The drop and delete authorization differ in that delete authorization allows deletion of tuples only. If a user deletes all tuples of a relation, the relation still exists, but it is empty. If a relation is dropped, it no longer exists.

We regulate the ability to create new relations through resource authorization. A user with resource authorization who creates a new relation is given all privileges on that relation automatically. Index authorization may appear unnecessary, since the creation or deletion of an index does not alter data in relations. Rather, indices are a structure for performance enhancements.However, indices also consume space, and all database modifications are required to update indices. If index authorization were granted to all users, those who performed updates would be tempted to delete indices, whereas those who issued queries would be tempted to create numerous indices. To allow the database administrator to regulate the use of system resources, it is necessary to treat index creation as a privilege.

The ultimate form of authority is that given to the database administrator. The database administrator may authorize new users, restructure the database, and so on. This form of authorization is analogous to that of a superuser or operator for an operating system.

Authorization and Views

In Relational Model, we introduced the concept of views as a means of providing a user with a personalized model of the database. A view can hide data that a user does not need to see. The ability of views to hide data serves both to simplify usage of the system and to enhance security. Views simplify system usage because they restrict the user’s attention to the data of interest. Although a user may be denied direct access to a relation, that user may be allowed to access part of that relation through a view. Thus, a combination of relational-level security and view-level security limits a user’s access to precisely the data that the user needs.
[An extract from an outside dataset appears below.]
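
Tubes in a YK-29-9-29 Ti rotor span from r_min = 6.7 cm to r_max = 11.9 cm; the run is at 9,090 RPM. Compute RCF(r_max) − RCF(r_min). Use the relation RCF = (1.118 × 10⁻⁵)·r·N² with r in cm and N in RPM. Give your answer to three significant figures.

RCF_max = 1.118 × 10⁻⁵ × 11.9 × (9090)² = 1.118 × 10⁻⁵ × 11.9 × 82,628,100 ≈ 10,993 × g
RCF_min = 1.118 × 10⁻⁵ × 6.7 × (9090)² = 1.118 × 10⁻⁵ × 6.7 × 82,628,100 ≈ 6,189.3 × g
ΔRCF = 10,993 − 6,189.3 = 4,803.7

4800 x g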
In our banking example, consider a clerk who needs to know the names of all customers who have a loan at each branch. This clerk is not authorized to see information regarding specific loans that the customer may have. Thus, the clerk must be denied direct access to the loan relation. But, if she is to have access to the information needed, the clerk must be granted access to the view cust-loan, which consists of only the names of customers and the branches at which they have a loan. This view can be defined in SQL as follows:

create view cust-loan as

(select branch-name, customer-namefrom borrower, loan
where borrower.loan-number = loan.loan-number)

Suppose that the clerk issues the following SQL query:

select *from cust-loan

Clearly, the clerk is authorized to see the result of this query. However, when the query processor translates it into a query on the actual relations in the database, it produces a query on borrower and loan. Thus, the system must check authorization on the clerk’s query before it begins query processing.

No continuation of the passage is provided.